| 27 Nov. 1867.

Lieber Engels,

Was die Privatangelegenheiten angeht (ich wollte Dir schon Samstag darüber schreiben wurde aber an diesem u. den folgenden Tagen verhindert, weil man mich v. allen Ecken wegen der Fenian Affairs consultirte u.s.w., kurz meine Zeit confiscirte), so hat Herr Borkheim – ich glaube sicher trotz besten Willens – mich diesen ganzen Monat zwischen Würgen u. Hängen gehalten. Aus seinem Letzten von gestern siehst Du, daß es sich wieder um neuen unabsehbaren Aufschub handelt. Das Allerschlimmste an der Sache, daß er mir positiv versprochen hatte, am 10t dieses Monats (im schlimmsten Fall) die ganze Summe auszuzahlen. Darauf hatte ich mit den Gläubigern arrangirt. Was er wirklich zahlte seit seiner Rückkehr, sind £ 5. Du begreifst daher den trouble, worin ich mich befinde. Mein Gesundheitszustand hat sich sehr verschlechtert u. von Arbeiten konnte kaum die Rede sein. Ausserdem seh ich jeden Tag gerichtlichen Klagen entgegen u. wissen wir nicht mehr, wie v. Tag zu Tag uns helfen.

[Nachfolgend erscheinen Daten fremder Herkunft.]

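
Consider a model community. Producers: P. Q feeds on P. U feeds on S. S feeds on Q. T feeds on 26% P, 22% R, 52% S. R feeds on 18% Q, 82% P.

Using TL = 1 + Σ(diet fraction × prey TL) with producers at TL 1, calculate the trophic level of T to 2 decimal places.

Q: 1 + 1 = 2
R: 1 + (0.18×2 + 0.82×1) = 2.18
S: 1 + 2 = 3
T: 1 + (0.26×1 + 0.22×2.18 + 0.52×3) = 3.2996
U: 1 + 3 = 4

3.30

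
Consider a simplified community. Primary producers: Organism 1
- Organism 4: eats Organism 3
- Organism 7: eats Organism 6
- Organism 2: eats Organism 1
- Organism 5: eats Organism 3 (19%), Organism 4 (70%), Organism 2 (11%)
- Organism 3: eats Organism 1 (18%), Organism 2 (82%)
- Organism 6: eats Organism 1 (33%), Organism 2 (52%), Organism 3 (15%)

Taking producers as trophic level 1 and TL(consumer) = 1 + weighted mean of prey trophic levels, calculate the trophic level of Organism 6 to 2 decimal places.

2.79

Organism 2: 1 + 1 = 2
Organism 3: 1 + (0.18×1 + 0.82×2) = 2.82
Organism 4: 1 + 2.82 = 3.82
Organism 5: 1 + (0.19×2.82 + 0.7×3.82 + 0.11×2) = 4.4298
Organism 6: 1 + (0.33×1 + 0.52×2 + 0.15×2.82) = 2.793
Organism 7: 1 + 2.793 = 3.793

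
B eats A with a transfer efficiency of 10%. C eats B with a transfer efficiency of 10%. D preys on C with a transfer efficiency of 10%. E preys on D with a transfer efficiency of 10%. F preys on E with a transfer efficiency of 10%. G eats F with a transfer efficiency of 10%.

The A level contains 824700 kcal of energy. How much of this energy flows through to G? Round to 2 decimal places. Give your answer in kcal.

B: 824700 × 0.1 = 82470 kcal
C: 82470 × 0.1 = 8247 kcal
D: 8247 × 0.1 = 824.7 kcal
E: 824.7 × 0.1 = 82.47 kcal
F: 82.47 × 0.1 = 8.247 kcal
G: 8.247 × 0.1 = 0.8247 kcal

0.82 kcal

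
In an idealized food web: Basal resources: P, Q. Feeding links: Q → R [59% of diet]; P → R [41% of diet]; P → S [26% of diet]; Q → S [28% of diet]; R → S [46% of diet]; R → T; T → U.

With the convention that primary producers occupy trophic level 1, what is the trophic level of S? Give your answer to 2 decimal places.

R: 1 + (0.59×1 + 0.41×1) = 2
S: 1 + (0.26×1 + 0.28×1 + 0.46×2) = 2.46
T: 1 + 2 = 3
U: 1 + 3 = 4

2.46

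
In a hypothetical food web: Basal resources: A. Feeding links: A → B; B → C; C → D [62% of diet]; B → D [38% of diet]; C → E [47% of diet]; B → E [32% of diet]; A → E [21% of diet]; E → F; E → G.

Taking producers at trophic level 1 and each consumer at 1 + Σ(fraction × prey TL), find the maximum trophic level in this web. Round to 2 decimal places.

4.26

B: 1 + 1 = 2
C: 1 + 2 = 3
D: 1 + (0.62×3 + 0.38×2) = 3.62
E: 1 + (0.47×3 + 0.32×2 + 0.21×1) = 3.26
F: 1 + 3.26 = 4.26
G: 1 + 3.26 = 4.26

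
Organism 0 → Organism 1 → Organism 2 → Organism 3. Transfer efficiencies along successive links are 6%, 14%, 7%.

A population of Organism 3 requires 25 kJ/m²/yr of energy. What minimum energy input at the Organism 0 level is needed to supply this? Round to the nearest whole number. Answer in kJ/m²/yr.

42517 kJ/m²/yr

Cumulative transfer efficiency: 0.06 × 0.14 × 0.07 = 0.000588
Organism 0 energy = 25 / 0.000588 = 42517 kJ/m²/yr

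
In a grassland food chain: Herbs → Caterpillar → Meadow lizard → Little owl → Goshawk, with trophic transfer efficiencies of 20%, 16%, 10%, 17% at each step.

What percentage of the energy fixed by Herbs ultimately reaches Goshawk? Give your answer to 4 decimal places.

Product of link efficiencies: 0.2 × 0.16 × 0.1 × 0.17 = 0.000544
As a percentage: 0.000544 × 100 = 0.0544%

0.0544%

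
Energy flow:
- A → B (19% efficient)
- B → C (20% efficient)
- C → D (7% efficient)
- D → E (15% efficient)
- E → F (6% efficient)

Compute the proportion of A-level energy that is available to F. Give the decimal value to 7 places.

Product of link efficiencies: 0.19 × 0.2 × 0.07 × 0.15 × 0.06 = 0.00002394

0.0000239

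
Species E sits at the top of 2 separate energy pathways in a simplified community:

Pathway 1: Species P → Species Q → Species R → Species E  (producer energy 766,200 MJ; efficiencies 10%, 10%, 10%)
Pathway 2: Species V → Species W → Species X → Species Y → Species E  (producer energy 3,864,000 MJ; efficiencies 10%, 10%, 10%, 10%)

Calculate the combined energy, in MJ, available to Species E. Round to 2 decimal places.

1152.60 MJ

Pathway 1: 766200 × 0.1 × 0.1 × 0.1 = 766.2 MJ
Pathway 2: 3864000 × 0.1 × 0.1 × 0.1 × 0.1 = 386.4 MJ
Total at Species E: 766.2 + 386.4 = 1152.6 MJ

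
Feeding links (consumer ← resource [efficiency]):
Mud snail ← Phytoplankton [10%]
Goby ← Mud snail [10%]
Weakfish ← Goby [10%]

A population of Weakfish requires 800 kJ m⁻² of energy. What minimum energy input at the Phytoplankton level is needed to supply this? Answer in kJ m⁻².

Cumulative transfer efficiency: 0.1 × 0.1 × 0.1 = 0.001
Phytoplankton energy = 800 / 0.001 = 800000 kJ m⁻²

800000 kJ m⁻²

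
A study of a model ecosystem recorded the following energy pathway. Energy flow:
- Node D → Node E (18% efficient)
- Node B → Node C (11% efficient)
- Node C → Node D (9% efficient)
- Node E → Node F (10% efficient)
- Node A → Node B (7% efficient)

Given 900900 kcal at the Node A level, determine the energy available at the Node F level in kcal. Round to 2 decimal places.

Node B: 900900 × 0.07 = 63063 kcal
Node C: 63063 × 0.11 = 6936.93 kcal
Node D: 6936.93 × 0.09 = 624.3237 kcal
Node E: 624.3237 × 0.18 = 112.378266 kcal
Node F: 112.378266 × 0.1 = 11.2378266 kcal

11.24 kcal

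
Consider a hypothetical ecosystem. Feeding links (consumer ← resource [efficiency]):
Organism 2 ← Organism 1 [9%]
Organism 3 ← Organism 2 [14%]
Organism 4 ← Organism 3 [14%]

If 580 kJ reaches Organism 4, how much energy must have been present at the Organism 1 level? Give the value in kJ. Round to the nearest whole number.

328798 kJ

Cumulative transfer efficiency: 0.09 × 0.14 × 0.14 = 0.001764
Organism 1 energy = 580 / 0.001764 = 328798 kJ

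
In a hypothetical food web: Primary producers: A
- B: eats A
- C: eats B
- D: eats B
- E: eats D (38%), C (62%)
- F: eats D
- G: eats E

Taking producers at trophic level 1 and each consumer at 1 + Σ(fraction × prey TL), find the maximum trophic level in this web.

B: 1 + 1 = 2
C: 1 + 2 = 3
D: 1 + 2 = 3
E: 1 + (0.38×3 + 0.62×3) = 4
F: 1 + 3 = 4
G: 1 + 4 = 5

5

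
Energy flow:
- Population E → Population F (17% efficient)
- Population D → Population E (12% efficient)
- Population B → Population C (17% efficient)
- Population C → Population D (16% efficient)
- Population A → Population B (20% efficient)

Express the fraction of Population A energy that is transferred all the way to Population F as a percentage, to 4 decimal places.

0.0111%

Product of link efficiencies: 0.2 × 0.17 × 0.16 × 0.12 × 0.17 = 0.000110976
As a percentage: 0.000110976 × 100 = 0.0111%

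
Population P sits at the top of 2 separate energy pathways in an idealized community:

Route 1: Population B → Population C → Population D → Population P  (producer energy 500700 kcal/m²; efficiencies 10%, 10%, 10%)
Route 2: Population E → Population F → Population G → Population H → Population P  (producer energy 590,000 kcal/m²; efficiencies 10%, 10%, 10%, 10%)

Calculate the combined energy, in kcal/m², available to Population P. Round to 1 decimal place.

559.7 kcal/m²

Route 1: 500700 × 0.1 × 0.1 × 0.1 = 500.7 kcal/m²
Route 2: 590000 × 0.1 × 0.1 × 0.1 × 0.1 = 59 kcal/m²
Total at Population P: 500.7 + 59 = 559.7 kcal/m²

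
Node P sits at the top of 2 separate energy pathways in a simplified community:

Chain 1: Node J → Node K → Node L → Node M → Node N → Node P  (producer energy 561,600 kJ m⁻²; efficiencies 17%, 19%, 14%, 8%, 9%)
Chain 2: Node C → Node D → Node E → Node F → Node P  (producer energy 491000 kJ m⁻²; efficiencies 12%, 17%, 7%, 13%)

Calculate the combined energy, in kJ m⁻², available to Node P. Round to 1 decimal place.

Chain 1: 561600 × 0.17 × 0.19 × 0.14 × 0.08 × 0.09 = 18.28479744 kJ m⁻²
Chain 2: 491000 × 0.12 × 0.17 × 0.07 × 0.13 = 91.14924 kJ m⁻²
Total at Node P: 18.28479744 + 91.14924 = 109.43403744 kJ m⁻²

109.4 kJ m⁻²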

Was den Meißner angeht, so ist meine Ansicht, ihn in seiner Annonce gewähren zu lassen, denn alles andre bewirkt neuen Aufschub. Thimm sagte Borkheim, Meißner habe alle Buchhändler aufgefordert die bis jezt unverkauften Exemplare ihm (resp. seinem Commissionär in Leipzig) zurückzuschicken. Auch weiß ich von York, dem Buchhändler des Arbeitervereins, | daß es sehr schwer ist in diesem Augenblick Exemplare von Meißner zu bekommen. Dies beweist mir weiter nichts als 1) daß der stock in Meißner’s Hand sehr klein ist, 2) daß er wissen will, wie viel von dem nicht in seiner Hand befindlichen stock wirklich verkauft ist, 3) seine Geschäfts-„freunde“ forciren will möglichst viel auf eigne Rechnung zu halten. Ich werde dem Meißner schreiben, daß im Fall er für bestimmte Zeitungen od. Zeitschriften (die er aber mir nennen muß) Anzeigen oder Kritiken brauche, könne er sie von Freunden wie Dir etc erhalten. Solle mir das schreiben.

Der Dr Kontze, Privatdocent der Pol. Oek. in Leipzig, Roschers partisan u. Schüler u. Liebknechts Freund hat durch lezteren bei mir Exemplar für Versprechen ausführlicher Revue verlangt. Du siehst, daß dieß durch Meißner bereits besorgt ist. Dieser Anfang mit Kontze ist gut.

Liebknecht hat mir 50 seiner Pamphlets (wovon ich Dir heut eins schicke) zum hiesigen Verkauf gesandt 3 d. pro Stück. Lessner sieht, was damit im Arbeiterverein zu thun.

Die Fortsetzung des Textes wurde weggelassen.